There was a knock on my office door. I had been waiting for it; Daniel had been working quietly in his room for far too long.
“What is it, Daniel?” I asked, “And how much is it going to cost me?” With my “parental discount”, I got into Daniel’s newest show for just a nickel. However, I was in the cheap seats, behind every stuffed animal pet he owns sitting in a big pile on the bed in front of me. The floor was covered with Hot Wheels plastic tracks. When the tracks had run out, Daniel had switched to Lego base plates with roadways printed on them. And every square inch was covered in cars. It was a miniature traffic jam.

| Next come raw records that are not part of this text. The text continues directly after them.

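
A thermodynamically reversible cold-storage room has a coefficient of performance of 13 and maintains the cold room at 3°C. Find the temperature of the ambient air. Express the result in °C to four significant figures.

24.24 °C

COP_R = T_C/(T_H − T_C) gives T_H − T_C = T_C/COP.
With T_C = 276.15 K, T_H = 276.15 × (1 + 1/13) = 297.39 K.
Converting, 297.39 K = 24.24°C.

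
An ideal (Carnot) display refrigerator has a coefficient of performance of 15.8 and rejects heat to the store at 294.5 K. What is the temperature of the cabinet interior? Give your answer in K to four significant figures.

277.0 K

For a Carnot refrigerator COP_R = T_C/(T_H − T_C), so T_C = COP·T_H/(1 + COP).
With T_H = 294.50 K, T_C = 15.8 × 294.50/16.80 = 276.97 K.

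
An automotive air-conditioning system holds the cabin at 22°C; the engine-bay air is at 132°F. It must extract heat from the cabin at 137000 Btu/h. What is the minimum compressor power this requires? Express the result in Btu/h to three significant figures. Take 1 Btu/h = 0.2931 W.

15600 Btu/h

In absolute terms T_C = 295.15 K and T_H = 328.71 K, so ΔT = 33.56 K.
COP_Carnot = T_C/ΔT = 295.15/33.56 = 8.796.
Ẇ_min = Q̇/COP_Carnot = 137000/8.796 = 15580 Btu/h.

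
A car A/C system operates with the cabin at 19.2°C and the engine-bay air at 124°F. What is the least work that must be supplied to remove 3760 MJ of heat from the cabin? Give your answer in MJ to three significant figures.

410 MJ

In absolute terms T_C = 292.35 K and T_H = 324.26 K, so ΔT = 31.91 K.
The reversible limit is COP_R = T_C/ΔT = 9.161, so W_min = Q_C/COP = Q_C·ΔT/T_C.
W_min = 3760 × 31.91/292.35 = 410.4 MJ.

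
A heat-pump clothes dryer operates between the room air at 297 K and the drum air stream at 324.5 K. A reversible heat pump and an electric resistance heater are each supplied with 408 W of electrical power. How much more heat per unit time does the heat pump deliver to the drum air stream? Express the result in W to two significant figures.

4400 W

The reservoir spacing is ΔT = 324.5 − 297 = 27.50 K.
COP_Carnot = T_H/ΔT = 324.50/27.50 = 11.80.
The heat pump delivers Q̇_H = COP × Ẇ = 4814 W; the resistance heater delivers Ẇ = 408.0 W.
Extra = (COP − 1)·Ẇ = 4406 W.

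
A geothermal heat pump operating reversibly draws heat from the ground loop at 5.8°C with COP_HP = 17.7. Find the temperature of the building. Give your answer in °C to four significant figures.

COP_HP = T_H/(T_H − T_C) rearranges to T_H = COP·T_C/(COP − 1).
With T_C = 278.95 K, T_H = 17.7 × 278.95/16.70 = 295.65 K.
Converting, 295.65 K = 22.50°C.

22.50 °C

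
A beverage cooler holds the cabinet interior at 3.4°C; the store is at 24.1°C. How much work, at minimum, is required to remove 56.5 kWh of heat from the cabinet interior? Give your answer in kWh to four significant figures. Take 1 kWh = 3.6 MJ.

In absolute terms T_C = 276.55 K and T_H = 297.25 K, so ΔT = 20.70 K.
The reversible limit is COP_R = T_C/ΔT = 13.36, so W_min = Q_C/COP = Q_C·ΔT/T_C.
W_min = 56.50 × 20.70/276.55 = 4.229 kWh.

4.229 kWh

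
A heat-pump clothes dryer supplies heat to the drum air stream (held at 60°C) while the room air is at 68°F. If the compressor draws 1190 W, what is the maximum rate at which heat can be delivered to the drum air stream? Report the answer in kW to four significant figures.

9.911 kW

In absolute terms T_C = 293.15 K and T_H = 333.15 K, so ΔT = 40.00 K.
COP_Carnot = T_H/ΔT = 333.15/40.00 = 8.329.
Q̇_max = COP_Carnot × Ẇ = 8.329 × 1190 W = 9911 W = 9.911 kW.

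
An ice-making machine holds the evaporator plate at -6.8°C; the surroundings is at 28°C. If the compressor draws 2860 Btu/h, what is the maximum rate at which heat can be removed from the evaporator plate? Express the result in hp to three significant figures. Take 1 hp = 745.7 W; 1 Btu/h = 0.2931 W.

In absolute terms T_C = 266.35 K and T_H = 301.15 K, so ΔT = 34.80 K.
COP_Carnot = T_C/ΔT = 266.35/34.80 = 7.654.
Q̇_max = COP_Carnot × Ẇ = 7.654 × 2860 Btu/h = 21890 Btu/h = 8.604 hp.

8.60 hp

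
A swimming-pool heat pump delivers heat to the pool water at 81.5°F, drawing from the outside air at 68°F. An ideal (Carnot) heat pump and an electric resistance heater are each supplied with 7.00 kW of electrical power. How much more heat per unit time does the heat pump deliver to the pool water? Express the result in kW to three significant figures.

In absolute terms T_C = 293.15 K and T_H = 300.65 K, so ΔT = 7.500 K.
COP_Carnot = T_H/ΔT = 300.65/7.500 = 40.09.
The heat pump delivers Q̇_H = COP × Ẇ = 280.6 kW; the resistance heater delivers Ẇ = 7.000 kW.
Extra = (COP − 1)·Ẇ = 273.6 kW.

274 kW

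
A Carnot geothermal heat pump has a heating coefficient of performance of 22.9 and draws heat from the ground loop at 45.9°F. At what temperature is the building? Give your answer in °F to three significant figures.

69.0 °F

COP_HP = T_H/(T_H − T_C) rearranges to T_H = COP·T_C/(COP − 1).
With T_C = 280.87 K, T_H = 22.9 × 280.87/21.90 = 293.70 K.
Converting, 293.70 K = 68.99°F.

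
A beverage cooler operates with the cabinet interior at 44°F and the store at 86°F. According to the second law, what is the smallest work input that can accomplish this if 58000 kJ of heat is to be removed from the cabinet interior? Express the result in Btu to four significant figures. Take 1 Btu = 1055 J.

4584 Btu

In absolute terms T_C = 279.82 K and T_H = 303.15 K, so ΔT = 23.33 K.
The reversible limit is COP_R = T_C/ΔT = 11.99, so W_min = Q_C/COP = Q_C·ΔT/T_C.
W_min = 58000 × 23.33/279.82 = 4837 kJ = 4584 Btu.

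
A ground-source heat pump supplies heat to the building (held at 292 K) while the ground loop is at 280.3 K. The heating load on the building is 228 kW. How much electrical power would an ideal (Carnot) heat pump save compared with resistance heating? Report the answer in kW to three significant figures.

219 kW

The reservoir spacing is ΔT = 292 − 280.3 = 11.70 K.
COP_Carnot = T_H/ΔT = 292.00/11.70 = 24.96.
Resistance heating needs Ẇ_res = Q̇_H = 228.0 kW; the reversible heat pump needs only Ẇ_hp = Q̇_H/COP = 9.136 kW.
Saving = 228.0 − 9.136 = 218.9 kW.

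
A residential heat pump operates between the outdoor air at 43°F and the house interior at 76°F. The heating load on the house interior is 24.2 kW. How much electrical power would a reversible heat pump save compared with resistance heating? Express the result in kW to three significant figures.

22.7 kW

In absolute terms T_C = 279.26 K and T_H = 297.59 K, so ΔT = 18.33 K.
COP_Carnot = T_H/ΔT = 297.59/18.33 = 16.23.
Resistance heating needs Ẇ_res = Q̇_H = 24.20 kW; the reversible heat pump needs only Ẇ_hp = Q̇_H/COP = 1.491 kW.
Saving = 24.20 − 1.491 = 22.71 kW.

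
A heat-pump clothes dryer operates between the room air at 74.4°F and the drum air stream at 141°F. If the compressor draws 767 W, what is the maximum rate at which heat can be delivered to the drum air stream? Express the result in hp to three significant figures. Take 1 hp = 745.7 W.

9.28 hp

In absolute terms T_C = 296.71 K and T_H = 333.71 K, so ΔT = 37.00 K.
COP_Carnot = T_H/ΔT = 333.71/37.00 = 9.019.
Q̇_max = COP_Carnot × Ẇ = 9.019 × 767.0 W = 6918 W = 9.277 hp.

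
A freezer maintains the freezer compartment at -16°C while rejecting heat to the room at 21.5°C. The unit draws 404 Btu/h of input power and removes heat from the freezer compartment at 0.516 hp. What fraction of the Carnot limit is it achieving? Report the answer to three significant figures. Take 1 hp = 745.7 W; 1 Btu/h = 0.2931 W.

0.474

Converting, Q̇_C = 0.5160 hp = 1313 Btu/h, so COP_actual = Q̇_C/Ẇ = 1313/404.0 = 3.250.
In absolute terms T_C = 257.15 K and T_H = 294.65 K, so ΔT = 37.50 K.
COP_Carnot = T_C/ΔT = 257.15/37.50 = 6.857.
η_II = COP_actual/COP_Carnot = 3.250/6.857 = 0.4739.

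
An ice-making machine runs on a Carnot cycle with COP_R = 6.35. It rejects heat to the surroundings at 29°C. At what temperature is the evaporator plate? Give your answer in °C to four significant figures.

-12.11 °C

For a Carnot refrigerator COP_R = T_C/(T_H − T_C), so T_C = COP·T_H/(1 + COP).
With T_H = 302.15 K, T_C = 6.35 × 302.15/7.350 = 261.04 K.
Converting, 261.04 K = -12.11°C.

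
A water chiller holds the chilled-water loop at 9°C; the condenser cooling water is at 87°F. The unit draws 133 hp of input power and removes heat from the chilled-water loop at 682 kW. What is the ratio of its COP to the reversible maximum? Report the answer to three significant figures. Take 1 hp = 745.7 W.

0.525

Converting, Q̇_C = 682.0 kW = 914.6 hp, so COP_actual = Q̇_C/Ẇ = 914.6/133.0 = 6.877.
In absolute terms T_C = 282.15 K and T_H = 303.71 K, so ΔT = 21.56 K.
COP_Carnot = T_C/ΔT = 282.15/21.56 = 13.09.
η_II = COP_actual/COP_Carnot = 6.877/13.09 = 0.5253.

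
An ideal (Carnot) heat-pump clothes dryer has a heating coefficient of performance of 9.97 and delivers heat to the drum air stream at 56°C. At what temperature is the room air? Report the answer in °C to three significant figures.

COP_HP = T_H/(T_H − T_C) gives T_H − T_C = T_H/COP.
With T_H = 329.15 K, T_C = 329.15 × (1 − 1/9.97) = 296.14 K.
Converting, 296.14 K = 22.99°C.

23.0 °C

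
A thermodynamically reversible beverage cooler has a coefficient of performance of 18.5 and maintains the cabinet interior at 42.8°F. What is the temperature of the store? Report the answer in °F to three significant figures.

COP_R = T_C/(T_H − T_C) gives T_H − T_C = T_C/COP.
With T_C = 279.15 K, T_H = 279.15 × (1 + 1/18.5) = 294.24 K.
Converting, 294.24 K = 69.96°F.

70.0 °F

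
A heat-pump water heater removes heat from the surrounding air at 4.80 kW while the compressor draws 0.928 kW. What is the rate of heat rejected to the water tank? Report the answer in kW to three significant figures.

5.73 kW

For a cyclic device the first law requires Q̇_H = Q̇_C + Ẇ.
Q̇_H = Q̇_C + Ẇ = 5.728 kW.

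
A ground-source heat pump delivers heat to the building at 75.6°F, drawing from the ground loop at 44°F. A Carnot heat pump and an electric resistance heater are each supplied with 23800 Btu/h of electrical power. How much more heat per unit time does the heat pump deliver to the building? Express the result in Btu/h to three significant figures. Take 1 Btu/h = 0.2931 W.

In absolute terms T_C = 279.82 K and T_H = 297.37 K, so ΔT = 17.56 K.
COP_Carnot = T_H/ΔT = 297.37/17.56 = 16.94.
The heat pump delivers Q̇_H = COP × Ẇ = 403100 Btu/h; the resistance heater delivers Ẇ = 23800 Btu/h.
Extra = (COP − 1)·Ẇ = 379300 Btu/h.

379000 Btu/h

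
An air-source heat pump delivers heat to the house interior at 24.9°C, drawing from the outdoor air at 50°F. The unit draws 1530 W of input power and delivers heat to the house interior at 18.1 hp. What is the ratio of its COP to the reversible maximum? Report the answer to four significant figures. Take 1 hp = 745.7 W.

Converting, Q̇_H = 18.10 hp = 13500 W, so COP_actual = Q̇_H/Ẇ = 13500/1530 = 8.822.
In absolute terms T_C = 283.15 K and T_H = 298.05 K, so ΔT = 14.90 K.
COP_Carnot = T_H/ΔT = 298.05/14.90 = 20.00.
η_II = COP_actual/COP_Carnot = 8.822/20.00 = 0.4410.

0.4410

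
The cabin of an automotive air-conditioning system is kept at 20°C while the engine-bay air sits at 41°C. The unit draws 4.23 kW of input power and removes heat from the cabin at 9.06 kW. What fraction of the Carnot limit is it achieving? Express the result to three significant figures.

0.153

COP_actual = Q̇_C/Ẇ = 9.060/4.230 = 2.142.
In absolute terms T_C = 293.15 K and T_H = 314.15 K, so ΔT = 21.00 K.
COP_Carnot = T_C/ΔT = 293.15/21.00 = 13.96.
η_II = COP_actual/COP_Carnot = 2.142/13.96 = 0.1534.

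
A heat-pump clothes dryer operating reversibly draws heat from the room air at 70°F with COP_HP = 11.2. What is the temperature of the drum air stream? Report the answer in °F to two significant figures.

120 °F

COP_HP = T_H/(T_H − T_C) rearranges to T_H = COP·T_C/(COP − 1).
With T_C = 294.26 K, T_H = 11.2 × 294.26/10.20 = 323.11 K.
Converting, 323.11 K = 121.93°F.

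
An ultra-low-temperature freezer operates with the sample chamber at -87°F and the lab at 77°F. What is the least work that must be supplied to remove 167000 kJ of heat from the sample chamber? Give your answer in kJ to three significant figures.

In absolute terms T_C = 207.04 K and T_H = 298.15 K, so ΔT = 91.11 K.
The reversible limit is COP_R = T_C/ΔT = 2.272, so W_min = Q_C/COP = Q_C·ΔT/T_C.
W_min = 167000 × 91.11/207.04 = 73490 kJ.

73500 kJ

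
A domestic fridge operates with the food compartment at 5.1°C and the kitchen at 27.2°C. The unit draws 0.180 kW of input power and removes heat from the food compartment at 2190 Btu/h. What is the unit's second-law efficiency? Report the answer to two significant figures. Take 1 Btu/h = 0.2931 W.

Converting, Q̇_C = 2190 Btu/h = 0.6419 kW, so COP_actual = Q̇_C/Ẇ = 0.6419/0.1800 = 3.566.
In absolute terms T_C = 278.25 K and T_H = 300.35 K, so ΔT = 22.10 K.
COP_Carnot = T_C/ΔT = 278.25/22.10 = 12.59.
η_II = COP_actual/COP_Carnot = 3.566/12.59 = 0.2832.

0.28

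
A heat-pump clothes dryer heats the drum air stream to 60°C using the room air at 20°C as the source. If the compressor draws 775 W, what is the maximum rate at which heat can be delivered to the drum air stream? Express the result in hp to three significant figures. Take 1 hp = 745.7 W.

In absolute terms T_C = 293.15 K and T_H = 333.15 K, so ΔT = 40.00 K.
COP_Carnot = T_H/ΔT = 333.15/40.00 = 8.329.
Q̇_max = COP_Carnot × Ẇ = 8.329 × 775.0 W = 6455 W = 8.656 hp.

8.66 hp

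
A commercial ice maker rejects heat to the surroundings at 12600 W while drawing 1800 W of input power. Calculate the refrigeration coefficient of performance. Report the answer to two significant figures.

6.0

The first law gives Q̇_H = Q̇_C + Ẇ, so the three rates are Q̇_C = 10800, Q̇_H = 12600, Ẇ = 1800 W.
COP_R = Q̇_C/Ẇ = 10800/1800 = 6.000.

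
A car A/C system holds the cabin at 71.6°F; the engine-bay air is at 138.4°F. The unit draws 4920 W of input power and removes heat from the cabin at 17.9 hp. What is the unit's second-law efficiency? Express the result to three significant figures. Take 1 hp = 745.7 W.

Converting, Q̇_C = 17.90 hp = 13350 W, so COP_actual = Q̇_C/Ẇ = 13350/4920 = 2.713.
In absolute terms T_C = 295.15 K and T_H = 332.26 K, so ΔT = 37.11 K.
COP_Carnot = T_C/ΔT = 295.15/37.11 = 7.953.
η_II = COP_actual/COP_Carnot = 2.713/7.953 = 0.3411.

0.341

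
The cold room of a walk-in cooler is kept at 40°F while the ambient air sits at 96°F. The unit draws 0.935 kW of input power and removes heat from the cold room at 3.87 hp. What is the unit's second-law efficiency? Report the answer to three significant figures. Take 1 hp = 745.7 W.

0.346

Converting, Q̇_C = 3.870 hp = 2.886 kW, so COP_actual = Q̇_C/Ẇ = 2.886/0.9350 = 3.086.
In absolute terms T_C = 277.59 K and T_H = 308.71 K, so ΔT = 31.11 K.
COP_Carnot = T_C/ΔT = 277.59/31.11 = 8.923.
η_II = COP_actual/COP_Carnot = 3.086/8.923 = 0.3459.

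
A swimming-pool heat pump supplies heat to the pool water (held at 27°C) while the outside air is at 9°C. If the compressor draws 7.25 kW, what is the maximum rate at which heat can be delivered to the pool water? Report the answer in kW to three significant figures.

In absolute terms T_C = 282.15 K and T_H = 300.15 K, so ΔT = 18.00 K.
COP_Carnot = T_H/ΔT = 300.15/18.00 = 16.68.
Q̇_max = COP_Carnot × Ẇ = 16.68 × 7.250 kW = 120.9 kW.

121 kW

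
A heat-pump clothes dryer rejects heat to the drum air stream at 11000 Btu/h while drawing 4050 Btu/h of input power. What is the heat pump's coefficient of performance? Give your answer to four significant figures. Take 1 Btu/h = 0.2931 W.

The first law gives Q̇_H = Q̇_C + Ẇ, so the three rates are Q̇_C = 6950, Q̇_H = 11000, Ẇ = 4050 Btu/h.
COP_HP = Q̇_H/Ẇ = 11000/4050 = 2.716.

2.716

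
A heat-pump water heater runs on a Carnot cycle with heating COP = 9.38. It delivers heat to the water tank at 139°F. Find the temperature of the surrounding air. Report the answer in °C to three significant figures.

COP_HP = T_H/(T_H − T_C) gives T_H − T_C = T_H/COP.
With T_H = 332.59 K, T_C = 332.59 × (1 − 1/9.38) = 297.14 K.
Converting, 297.14 K = 23.99°C.

24.0 °C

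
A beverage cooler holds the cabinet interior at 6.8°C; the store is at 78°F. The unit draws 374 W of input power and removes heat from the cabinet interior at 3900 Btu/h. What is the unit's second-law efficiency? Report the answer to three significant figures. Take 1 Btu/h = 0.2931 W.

0.205

Converting, Q̇_C = 3900 Btu/h = 1143 W, so COP_actual = Q̇_C/Ẇ = 1143/374.0 = 3.056.
In absolute terms T_C = 279.95 K and T_H = 298.71 K, so ΔT = 18.76 K.
COP_Carnot = T_C/ΔT = 279.95/18.76 = 14.93.
η_II = COP_actual/COP_Carnot = 3.056/14.93 = 0.2048.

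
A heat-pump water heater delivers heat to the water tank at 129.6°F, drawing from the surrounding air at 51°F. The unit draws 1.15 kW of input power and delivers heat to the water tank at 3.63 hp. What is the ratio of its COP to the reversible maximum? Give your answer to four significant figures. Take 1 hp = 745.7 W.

Converting, Q̇_H = 3.630 hp = 2.707 kW, so COP_actual = Q̇_H/Ẇ = 2.707/1.150 = 2.354.
In absolute terms T_C = 283.71 K and T_H = 327.37 K, so ΔT = 43.67 K.
COP_Carnot = T_H/ΔT = 327.37/43.67 = 7.497.
η_II = COP_actual/COP_Carnot = 2.354/7.497 = 0.3140.

0.3140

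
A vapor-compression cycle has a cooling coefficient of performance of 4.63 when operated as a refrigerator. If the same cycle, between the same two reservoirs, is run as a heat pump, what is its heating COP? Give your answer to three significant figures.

The first law on one cycle gives Q_H = Q_C + W, so Q_H/W = Q_C/W + 1.
COP_HP = COP_R + 1 = 4.63 + 1 = 5.63.

5.63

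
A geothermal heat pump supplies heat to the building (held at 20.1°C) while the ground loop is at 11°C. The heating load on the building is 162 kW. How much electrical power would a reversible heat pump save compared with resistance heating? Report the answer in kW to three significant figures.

157 kW

In absolute terms T_C = 284.15 K and T_H = 293.25 K, so ΔT = 9.100 K.
COP_Carnot = T_H/ΔT = 293.25/9.100 = 32.23.
Resistance heating needs Ẇ_res = Q̇_H = 162.0 kW; the reversible heat pump needs only Ẇ_hp = Q̇_H/COP = 5.027 kW.
Saving = 162.0 − 5.027 = 157.0 kW.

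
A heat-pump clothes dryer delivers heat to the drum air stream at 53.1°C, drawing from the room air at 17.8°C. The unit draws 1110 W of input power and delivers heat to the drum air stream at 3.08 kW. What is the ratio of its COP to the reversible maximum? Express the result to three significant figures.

Converting, Q̇_H = 3.080 kW = 3080 W, so COP_actual = Q̇_H/Ẇ = 3080/1110 = 2.775.
In absolute terms T_C = 290.95 K and T_H = 326.25 K, so ΔT = 35.30 K.
COP_Carnot = T_H/ΔT = 326.25/35.30 = 9.242.
η_II = COP_actual/COP_Carnot = 2.775/9.242 = 0.3002.

0.300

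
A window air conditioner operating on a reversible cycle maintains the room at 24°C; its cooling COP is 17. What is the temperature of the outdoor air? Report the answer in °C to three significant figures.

41.5 °C

COP_R = T_C/(T_H − T_C) gives T_H − T_C = T_C/COP.
With T_C = 297.15 K, T_H = 297.15 × (1 + 1/17) = 314.63 K.
Converting, 314.63 K = 41.48°C.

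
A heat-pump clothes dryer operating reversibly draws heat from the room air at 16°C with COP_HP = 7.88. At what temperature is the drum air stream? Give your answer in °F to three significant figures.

136 °F

COP_HP = T_H/(T_H − T_C) rearranges to T_H = COP·T_C/(COP − 1).
With T_C = 289.15 K, T_H = 7.88 × 289.15/6.880 = 331.18 K.
Converting, 331.18 K = 136.45°F.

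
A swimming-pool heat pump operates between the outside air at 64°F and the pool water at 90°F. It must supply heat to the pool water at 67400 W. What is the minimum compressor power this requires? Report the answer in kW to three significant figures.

In absolute terms T_C = 290.93 K and T_H = 305.37 K, so ΔT = 14.44 K.
COP_Carnot = T_H/ΔT = 305.37/14.44 = 21.14.
Ẇ_min = Q̇/COP_Carnot = 67400/21.14 = 3188 W = 3.188 kW.

3.19 kW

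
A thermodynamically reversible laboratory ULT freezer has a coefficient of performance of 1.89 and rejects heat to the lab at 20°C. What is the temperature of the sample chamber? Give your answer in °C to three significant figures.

For a Carnot refrigerator COP_R = T_C/(T_H − T_C), so T_C = COP·T_H/(1 + COP).
With T_H = 293.15 K, T_C = 1.89 × 293.15/2.890 = 191.71 K.
Converting, 191.71 K = -81.44°C.

-81.4 °C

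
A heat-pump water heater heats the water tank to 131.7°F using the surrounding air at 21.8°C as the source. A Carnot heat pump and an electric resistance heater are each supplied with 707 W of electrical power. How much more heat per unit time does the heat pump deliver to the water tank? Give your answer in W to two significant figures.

6200 W

In absolute terms T_C = 294.95 K and T_H = 328.54 K, so ΔT = 33.59 K.
COP_Carnot = T_H/ΔT = 328.54/33.59 = 9.781.
The heat pump delivers Q̇_H = COP × Ẇ = 6915 W; the resistance heater delivers Ẇ = 707.0 W.
Extra = (COP − 1)·Ẇ = 6208 W.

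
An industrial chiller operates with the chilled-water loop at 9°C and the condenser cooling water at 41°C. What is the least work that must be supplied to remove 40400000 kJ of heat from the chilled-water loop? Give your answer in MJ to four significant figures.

In absolute terms T_C = 282.15 K and T_H = 314.15 K, so ΔT = 32.00 K.
The reversible limit is COP_R = T_C/ΔT = 8.817, so W_min = Q_C/COP = Q_C·ΔT/T_C.
W_min = 40400000 × 32.00/282.15 = 4582000 kJ = 4582 MJ.

4582 MJ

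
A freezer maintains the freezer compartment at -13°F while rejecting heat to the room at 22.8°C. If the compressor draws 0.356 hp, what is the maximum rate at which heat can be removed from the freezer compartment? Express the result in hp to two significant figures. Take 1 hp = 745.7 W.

1.8 hp

In absolute terms T_C = 248.15 K and T_H = 295.95 K, so ΔT = 47.80 K.
COP_Carnot = T_C/ΔT = 248.15/47.80 = 5.191.
Q̇_max = COP_Carnot × Ẇ = 5.191 × 0.3560 hp = 1.848 hp.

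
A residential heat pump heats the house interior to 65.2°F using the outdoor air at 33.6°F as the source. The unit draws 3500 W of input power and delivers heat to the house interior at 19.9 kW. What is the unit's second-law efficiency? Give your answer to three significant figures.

0.342

Converting, Q̇_H = 19.90 kW = 19900 W, so COP_actual = Q̇_H/Ẇ = 19900/3500 = 5.686.
In absolute terms T_C = 274.04 K and T_H = 291.59 K, so ΔT = 17.56 K.
COP_Carnot = T_H/ΔT = 291.59/17.56 = 16.61.
η_II = COP_actual/COP_Carnot = 5.686/16.61 = 0.3423.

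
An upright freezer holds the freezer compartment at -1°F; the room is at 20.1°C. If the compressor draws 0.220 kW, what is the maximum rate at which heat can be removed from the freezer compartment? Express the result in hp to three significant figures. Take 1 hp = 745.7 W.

In absolute terms T_C = 254.82 K and T_H = 293.25 K, so ΔT = 38.43 K.
COP_Carnot = T_C/ΔT = 254.82/38.43 = 6.630.
Q̇_max = COP_Carnot × Ẇ = 6.630 × 0.2200 kW = 1.459 kW = 1.956 hp.

1.96 hp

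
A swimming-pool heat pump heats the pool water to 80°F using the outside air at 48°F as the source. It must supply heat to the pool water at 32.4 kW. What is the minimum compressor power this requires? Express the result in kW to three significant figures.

1.92 kW

In absolute terms T_C = 282.04 K and T_H = 299.82 K, so ΔT = 17.78 K.
COP_Carnot = T_H/ΔT = 299.82/17.78 = 16.86.
Ẇ_min = Q̇/COP_Carnot = 32.40/16.86 = 1.921 kW.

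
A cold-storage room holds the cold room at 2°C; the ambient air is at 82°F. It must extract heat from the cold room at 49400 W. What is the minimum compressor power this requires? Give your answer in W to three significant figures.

In absolute terms T_C = 275.15 K and T_H = 300.93 K, so ΔT = 25.78 K.
COP_Carnot = T_C/ΔT = 275.15/25.78 = 10.67.
Ẇ_min = Q̇/COP_Carnot = 49400/10.67 = 4628 W.

4630 W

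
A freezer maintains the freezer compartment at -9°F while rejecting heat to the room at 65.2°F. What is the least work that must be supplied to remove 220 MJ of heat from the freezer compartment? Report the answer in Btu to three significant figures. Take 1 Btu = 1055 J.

In absolute terms T_C = 250.37 K and T_H = 291.59 K, so ΔT = 41.22 K.
The reversible limit is COP_R = T_C/ΔT = 6.074, so W_min = Q_C/COP = Q_C·ΔT/T_C.
W_min = 220.0 × 41.22/250.37 = 36.22 MJ = 34330 Btu.

34300 Btu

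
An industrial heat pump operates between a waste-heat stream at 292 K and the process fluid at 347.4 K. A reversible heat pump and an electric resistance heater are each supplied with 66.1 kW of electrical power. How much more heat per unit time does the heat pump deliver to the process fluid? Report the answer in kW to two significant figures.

The reservoir spacing is ΔT = 347.4 − 292 = 55.40 K.
COP_Carnot = T_H/ΔT = 347.40/55.40 = 6.271.
The heat pump delivers Q̇_H = COP × Ẇ = 414.5 kW; the resistance heater delivers Ẇ = 66.10 kW.
Extra = (COP − 1)·Ẇ = 348.4 kW.

350 kW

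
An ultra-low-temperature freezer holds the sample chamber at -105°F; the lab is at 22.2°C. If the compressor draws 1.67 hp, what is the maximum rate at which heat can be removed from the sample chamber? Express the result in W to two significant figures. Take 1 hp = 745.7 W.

2500 W

In absolute terms T_C = 197.04 K and T_H = 295.35 K, so ΔT = 98.31 K.
COP_Carnot = T_C/ΔT = 197.04/98.31 = 2.004.
Q̇_max = COP_Carnot × Ẇ = 2.004 × 1.670 hp = 3.347 hp = 2496 W.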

“Welcome to the ‘Need for Speed’,” said Daniel, “But first, a word from the sponsors.”
Wait a second.
“Let me get this straight,” I started. “I paid five cents and I still have to watch commercials?” Apparently, the sponsors – Daniel’s pets Oscar and Woof – only subsidized the race rather than pay for it completely. I learned Oscar was “everybody’s favorite” and Woof now came in “non-pompous”. Daniel revved up a yellow, vaguely insectoid, sports car and proceeded to crash it into pretty much every other car on the track in a vast orgy of violence and destruction complete with squealing tire sound effects and explosions.
The real ‘Need for Speed’ cost us something like forty dollars for the Wii. The one time I tried playing it, I lasted probably a hundredth as long as Daniel’s demonstration. So, all in all, I have to say I got my nickel’s worth. As for the support of Oscar and Woof, I guess I got off easy. I might have had to sit through a pledge drive instead.